Another classic: over-instrumentation. Do you really need a span for every single database field fetch? Probably not. You’ll drown in noise. Instrument key operations: HTTP handlers, RPC calls, major queue consumers, and complex logic blocks.
Sampling is your friend at scale. Sending every single trace from a high-throughput service will murder your backend. The OTel SDK lets you configure head-based sampling (decide at the start of the trace) or tail-based (decide at the end). Start with always-on for dev, and move to a probabilistic sampler (sample 10% of traces) in production. You get most of the insight for a fraction of the cost.

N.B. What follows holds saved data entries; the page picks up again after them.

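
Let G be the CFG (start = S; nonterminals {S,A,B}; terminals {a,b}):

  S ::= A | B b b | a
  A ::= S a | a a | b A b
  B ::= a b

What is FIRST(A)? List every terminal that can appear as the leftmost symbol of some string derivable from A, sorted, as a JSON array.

FIRST iteration:
[1]
  A via A→a a: +{a}
  A via A→b A b: +{b}
  B via B→a b: +{a}
  S via S→A: +{a,b}
  FIRST(S)={a,b}  FIRST(A)={a,b}  FIRST(B)={a}
[2] — fixpoint
  FIRST(S)={a,b}  FIRST(A)={a,b}  FIRST(B)={a}

FIRST(A) = ["a", "b"]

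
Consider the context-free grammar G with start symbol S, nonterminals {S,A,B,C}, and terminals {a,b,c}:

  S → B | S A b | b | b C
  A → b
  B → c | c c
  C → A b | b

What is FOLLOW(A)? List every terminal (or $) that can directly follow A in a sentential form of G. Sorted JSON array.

Compute FIRST by fixpoint:
round 1:
  A via A→b: +{b}
  B via B→c: +{c}
  C via C→A b: +{b}
  S via S→B: +{c}
  S via S→b: +{b}
  FIRST[S]={b,c}  FIRST[A]={b}  FIRST[B]={c}  FIRST[C]={b}
round 2: — fixpoint
  FIRST[S]={b,c}  FIRST[A]={b}  FIRST[B]={c}  FIRST[C]={b}

FOLLOW iteration:
initialize: $ ∈ FOLLOW(S)
iter 1:
  C→A b: FOLLOW(A) ⊇ FIRST(b) = {b}; new: +{b}
  S→B: FOLLOW(B) ⊇ FOLLOW(S) ⊇ {$}; new: +{$}
  S→S A b: FOLLOW(S) ⊇ FIRST(A) = {b}; new: +{b}
  S→b C: FOLLOW(C) ⊇ FOLLOW(S) ⊇ {$,b}; new: +{$,b}
  S: {$,b}  A: {b}  B: {$}  C: {$,b}
iter 2:
  S→B: FOLLOW(B) ⊇ FOLLOW(S) ⊇ {$,b}; new: +{b}
  S: {$,b}  A: {b}  B: {$,b}  C: {$,b}
iter 3: (stable)
  S: {$,b}  A: {b}  B: {$,b}  C: {$,b}

FOLLOW(A) = ["b"]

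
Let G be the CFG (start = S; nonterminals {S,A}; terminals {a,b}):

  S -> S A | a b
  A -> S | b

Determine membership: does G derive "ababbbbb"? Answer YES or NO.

Convert to CNF:
  S -> S A | T0 T1
  A -> S A | T0 T1 | b
  T0 -> a
  T1 -> b

Fill CYK table bottom-up:
  T[0,0] 'a' = {T0}  orig:{}
  T[1,1] 'b' = {A,T1}  orig:{A}
  T[2,2] 'a' = {T0}  orig:{}
  T[3,3] 'b' = {A,T1}  orig:{A}
  T[4,4] 'b' = {A,T1}  orig:{A}
  T[5,5] 'b' = {A,T1}  orig:{A}
  T[6,6] 'b' = {A,T1}  orig:{A}
  T[7,7] 'b' = {A,T1}  orig:{A}
  T[0,1] 'ab' = {A,S}
  T[1,2] 'ba' = ∅
  T[2,3] 'ab' = {A,S}
  T[3,4] 'bb' = ∅
  T[4,5] 'bb' = ∅
  T[5,6] 'bb' = ∅
  T[6,7] 'bb' = ∅
  T[0,2] 'aba' = ∅
  T[1,3] 'bab' = ∅
  T[2,4] 'abb' = {A,S}
  T[3,5] 'bbb' = ∅
  T[4,6] 'bbb' = ∅
  T[5,7] 'bbb' = ∅
  T[0,3] 'abab' = {A,S}
  T[1,4] 'babb' = ∅
  T[2,5] 'abbb' = {A,S}
  T[3,6] 'bbbb' = ∅
  T[4,7] 'bbbb' = ∅
  T[0,4] 'ababb' = {A,S}
  T[1,5] 'babbb' = ∅
  T[2,6] 'abbbb' = {A,S}
  T[3,7] 'bbbbb' = ∅
  T[0,5] 'ababbb' = {A,S}
  T[1,6] 'babbbb' = ∅
  T[2,7] 'abbbbb' = {A,S}
  T[0,6] 'ababbbb' = {A,S}
  T[1,7] 'babbbbb' = ∅
  T[0,7] 'ababbbbb' = {A,S}

S ∈ T[0,7] ⇒ YES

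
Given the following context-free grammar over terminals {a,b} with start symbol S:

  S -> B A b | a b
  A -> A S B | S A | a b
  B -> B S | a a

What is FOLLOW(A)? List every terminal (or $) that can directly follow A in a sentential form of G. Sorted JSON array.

Compute FIRST by fixpoint:
[1]
  A via A→a b: +{a}
  B via B→a a: +{a}
  S via S→B A b: +{a}
  FIRST(S)={a}  FIRST(A)={a}  FIRST(B)={a}
[2] done
  FIRST(S)={a}  FIRST(A)={a}  FIRST(B)={a}

Compute FOLLOW by fixpoint:
FOLLOW(S) := {$}
pass 1:
  A→A S B: FOLLOW(A) ⊇ FIRST(S) = {a}; new: +{a}
  A→A S B: FOLLOW(S) ⊇ FIRST(B) = {a}; new: +{a}
  A→A S B: FOLLOW(B) ⊇ FOLLOW(A) ⊇ {a}; new: +{a}
  S→B A b: FOLLOW(A) ⊇ FIRST(b) = {b}; new: +{b}
  FOLLOW(S)={$,a}  FOLLOW(A)={a,b}  FOLLOW(B)={a}
pass 2:
  A→A S B: FOLLOW(B) ⊇ FOLLOW(A) ⊇ {a,b}; new: +{b}
  B→B S: FOLLOW(S) ⊇ FOLLOW(B) ⊇ {a,b}; new: +{b}
  FOLLOW(S)={$,a,b}  FOLLOW(A)={a,b}  FOLLOW(B)={a,b}
pass 3: (no change)
  FOLLOW(S)={$,a,b}  FOLLOW(A)={a,b}  FOLLOW(B)={a,b}

FOLLOW(A) = ["a", "b"]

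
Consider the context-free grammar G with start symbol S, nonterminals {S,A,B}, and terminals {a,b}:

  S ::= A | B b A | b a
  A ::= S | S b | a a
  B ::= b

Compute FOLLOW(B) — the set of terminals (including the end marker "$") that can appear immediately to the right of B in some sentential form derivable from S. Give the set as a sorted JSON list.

FIRST sets, iterate to fixpoint:
[1]
  A via A→a a: +{a}
  B via B→b: +{b}
  S via S→A: +{a}
  S via S→B b A: +{b}
  FIRST(S)={a,b}  FIRST(A)={a}  FIRST(B)={b}
[2]
  A via A→S: +{b}
  FIRST(S)={a,b}  FIRST(A)={a,b}  FIRST(B)={b}
[3] — fixpoint
  FIRST(S)={a,b}  FIRST(A)={a,b}  FIRST(B)={b}

FOLLOW sets:
seed FOLLOW(S) with $
[1]
  A→S b: FOLLOW(S) ⊇ FIRST(b) = {b}; new: +{b}
  S→A: FOLLOW(A) ⊇ FOLLOW(S) ⊇ {$,b}; new: +{$,b}
  S→B b A: FOLLOW(B) ⊇ FIRST(b) = {b}; new: +{b}
  FOLLOW(S)={$,b}  FOLLOW(A)={$,b}  FOLLOW(B)={b}
[2] — fixpoint
  FOLLOW(S)={$,b}  FOLLOW(A)={$,b}  FOLLOW(B)={b}

FOLLOW(B) = ["b"]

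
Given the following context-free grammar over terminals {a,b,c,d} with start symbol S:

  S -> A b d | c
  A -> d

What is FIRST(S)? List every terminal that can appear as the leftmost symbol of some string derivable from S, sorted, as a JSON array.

Compute FIRST by fixpoint:
pass 1:
  A via A→d: +{d}
  S via S→A b d: +{d}
  S via S→c: +{c}
  FIRST(S)={c,d}  FIRST(A)={d}
pass 2: done
  FIRST(S)={c,d}  FIRST(A)={d}

FIRST(S) = ["c", "d"]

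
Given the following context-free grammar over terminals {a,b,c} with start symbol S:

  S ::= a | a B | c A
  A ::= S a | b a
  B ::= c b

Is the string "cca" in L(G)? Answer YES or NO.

CNF form of G:
  S -> T0 B | T2 A | a
  A -> S T0 | T1 T0
  B -> T2 T1
  T0 -> a
  T1 -> b
  T2 -> c

CYK fill:
  [0..0]={T2}  "c"  orig:{}
  [1..1]={T2}  "c"  orig:{}
  [2..2]={S,T0}  "a"  orig:{S}
  [0..1]=∅  "cc"
  [1..2]=∅  "ca"
  [0..2]=∅  "cca"

S ∉ T[0,2] ⇒ NO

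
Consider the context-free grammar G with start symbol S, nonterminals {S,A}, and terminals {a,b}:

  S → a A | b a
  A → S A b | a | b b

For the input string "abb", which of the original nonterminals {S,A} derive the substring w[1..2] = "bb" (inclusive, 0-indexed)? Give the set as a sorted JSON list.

CNF form of G:
  S -> T0 T1 | T1 A
  A -> S X2 | T0 T0 | a
  T0 -> b
  T1 -> a
  X2 -> A T0

Fill CYK table bottom-up (cells [i..j] with 1 ≤ i ≤ j ≤ 2 only):
  [1..1]={T0}  "b"  orig:{}
  [2..2]={T0}  "b"  orig:{}
  [1..2]={A}  "bb"

Original NTs in T[1,2] deriving "bb": ["A"]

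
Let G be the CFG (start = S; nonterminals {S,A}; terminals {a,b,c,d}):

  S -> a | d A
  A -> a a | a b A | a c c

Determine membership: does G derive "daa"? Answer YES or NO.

Convert to CNF:
  S -> T3 A | a
  A -> T0 T0 | T0 X4 | T0 X5
  T0 -> a
  T1 -> b
  T2 -> c
  T3 -> d
  X4 -> T1 A
  X5 -> T2 T2

CYK fill:
  T[0,0] 'd' = {T3}  orig:{}
  T[1,1] 'a' = {S,T0}  orig:{S}
  T[2,2] 'a' = {S,T0}  orig:{S}
  T[0,1] 'da' = ∅
  T[1,2] 'aa' = {A}
  T[0,2] 'daa' = {S}

S ∈ T[0,2] ⇒ YES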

Finally, attributes are your best weapon for debugging. Adding span.SetAttributes(label.String("user.id", userID)) turns a generic database span into a specific one you can actually use to find that one user whose requests are always timing out. It’s the difference between knowing “a query was slow” and knowing “the query for user#4815 was slow.” Be generous with attributes, but don’t put PII in there, for heaven’s sake. Your compliance officer will thank me.